We will look at some key texts that illustrate “the scapegoat mechanism:” the unconscious collective transfer of aggression and violence on to a random victim; its replication in ritual sacrifice (ubiquitous in the ancient world); and the way in which sacred violence has always provided the glue that makes culture possible. We will see how, beginning in Genesis, continuing through the Hebrew prophets, and culminating with Jesus’ life, teachings, and death, the Bible decisively exposes and undermines this pervasive dynamic of scapegoating.
Scapegoating is the prototype of “good” or sacred violence overcoming “bad” violence—a dynamic that is all too present in today’s world. Based on the work of Rene Girard, this reading of Scripture has enormous implications for our understanding of violence in the world, as well as Friends’ work for peace and racial justice.

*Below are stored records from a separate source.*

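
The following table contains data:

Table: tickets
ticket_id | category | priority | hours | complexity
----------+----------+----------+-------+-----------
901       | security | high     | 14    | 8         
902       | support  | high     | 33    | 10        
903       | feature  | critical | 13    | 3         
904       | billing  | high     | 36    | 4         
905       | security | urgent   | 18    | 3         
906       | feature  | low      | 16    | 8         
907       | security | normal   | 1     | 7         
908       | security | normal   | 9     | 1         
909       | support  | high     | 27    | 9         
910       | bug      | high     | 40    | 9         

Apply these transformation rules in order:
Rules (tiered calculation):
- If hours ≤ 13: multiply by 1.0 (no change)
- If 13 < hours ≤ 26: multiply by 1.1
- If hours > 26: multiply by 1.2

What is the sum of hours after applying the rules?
239.0

Step 1: Tier 1 (hours ≤ 13): 3 records, sum = 23 × 1.0 = 23.0
Step 2: Tier 2 (13 < hours ≤ 26): 3 records, sum = 48 × 1.1 = 52.8
Step 3: Tier 3 (hours > 26): 4 records, sum = 136 × 1.2 = 163.2
Step 4: Final sum = 23.0 + 52.8 + 163.2 = 239.0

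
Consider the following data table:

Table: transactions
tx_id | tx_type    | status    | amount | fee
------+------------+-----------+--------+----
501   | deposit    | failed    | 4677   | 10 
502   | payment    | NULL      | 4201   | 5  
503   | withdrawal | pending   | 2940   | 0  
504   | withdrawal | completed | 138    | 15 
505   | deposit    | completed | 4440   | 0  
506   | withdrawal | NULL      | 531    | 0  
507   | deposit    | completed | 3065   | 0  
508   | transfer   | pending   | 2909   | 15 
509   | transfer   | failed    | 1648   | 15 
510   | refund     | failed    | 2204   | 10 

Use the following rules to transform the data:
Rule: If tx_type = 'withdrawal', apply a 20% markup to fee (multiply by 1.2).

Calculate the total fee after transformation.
73.0

Step 1: Records with tx_type = 'withdrawal' have total fee = 15
Step 2: Apply multiplier: 15 × 1.2 = 18.0
Step 3: Other records total: 55
Step 4: Final sum = 18.0 + 55 = 73.0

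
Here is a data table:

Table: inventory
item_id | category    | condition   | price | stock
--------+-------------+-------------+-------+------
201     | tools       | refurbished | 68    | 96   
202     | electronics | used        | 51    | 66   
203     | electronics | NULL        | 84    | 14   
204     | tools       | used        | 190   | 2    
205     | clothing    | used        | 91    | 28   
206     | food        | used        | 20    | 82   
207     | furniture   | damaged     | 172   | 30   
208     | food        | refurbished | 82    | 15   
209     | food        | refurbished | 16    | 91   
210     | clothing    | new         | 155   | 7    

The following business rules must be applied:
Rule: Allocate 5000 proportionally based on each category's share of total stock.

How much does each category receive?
clothing: 406.03, electronics: 928.07, food: 2180.97, furniture: 348.03, tools: 1136.89

Step 1: Calculate total stock = 431
Step 2: Calculate each category's proportion:
  clothing: 35/431 = 8.12% → 406.03
  electronics: 80/431 = 18.56% → 928.07
  food: 188/431 = 43.62% → 2180.97
  furniture: 30/431 = 6.96% → 348.03
  tools: 98/431 = 22.74% → 1136.89
Step 3: Verify: sum of allocations ≈ 5000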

About the program facilitator: Tom Gates is a member of Lancaster (PA) Friends Meeting, where he has been active on Worship and Ministry. His particular leading among Friends has been to translate insights from contemporary theology into a Quaker context. He is the author of five Pendle Hill Pamphlets, including Reclaiming the Transcendent: God in Process (#422), and You are My Witnesses: Witness and Testimony in the Biblical and Quaker Traditions (#435), as well as an FGC publication, Opening the Scriptures: Bible Lessons from the 2005 Gathering of Friends.